Synthesis and characterization of cellulose nanocrystal-Fe composite nanoparticles and their digestion behavior in simulated gastric fluid

Abstract

Cellulose nanocrystals (CNC) exhibit great potential as a food emulsifier or functional material template. Herein, CNC-Fe nanoparticles were successfully prepared via an in situ chemical reduction approach. Zeta potential measurements, low-field nuclear magnetic resonance spectroscopy, and atomic force microscopy showed that Fe(III) ions were adsorbed onto CNC when FeCl3 was added to a CNC dispersion. Micromorphological analysis revealed small (diameter = 10.0 ± 2.4 nm) spherical nanoparticles synthesized on the surface of aggregated CNC after the reduction of the Fe(III) ions. Fourier transform infrared spectroscopy revealed an intense peak at 779 cm−1 in the CNC-Fe nanoparticles, which was attributed to FeO stretching vibrations.

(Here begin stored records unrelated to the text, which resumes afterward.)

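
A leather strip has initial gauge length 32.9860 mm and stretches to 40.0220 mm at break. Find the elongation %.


Formula: Elongation = (Lf - L0) / L0 * 100
Substituting: Elongation = (40.0220 - 32.9860) / 32.9860 * 100
Result: 21.3303 %


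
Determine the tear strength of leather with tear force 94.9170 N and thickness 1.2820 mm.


Formula: Tear strength = force / thickness
Substituting: Tear strength = 94.9170 / 1.2820
Result: 74.0382 N/mm


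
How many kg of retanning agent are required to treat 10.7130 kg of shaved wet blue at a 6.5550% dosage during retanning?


Formula: Retan = substrate * pct / 100
Substituting: Retan = 10.7130 * 6.5550 / 100
Result: 0.7022 kg


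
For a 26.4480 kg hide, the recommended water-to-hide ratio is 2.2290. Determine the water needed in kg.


Formula: Water = hide_weight * ratio
Substituting: Water = 26.4480 * 2.2290
Result: 58.9526 kg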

X-ray photoelectron spectroscopy indicated that the valence state of Fe in CNC-Fe nanoparticles was predominantly ferrous. The synthesized CNC-Fe nanoparticles demonstrated excellent colloidal stability in a dispersion for 21 d and complete, rapid, and spontaneous dissolution in vitro simulated gastric fluid. Our results highlight the potential use of CNC as a template for loading Fe into nanoparticles for Fe fortification in food.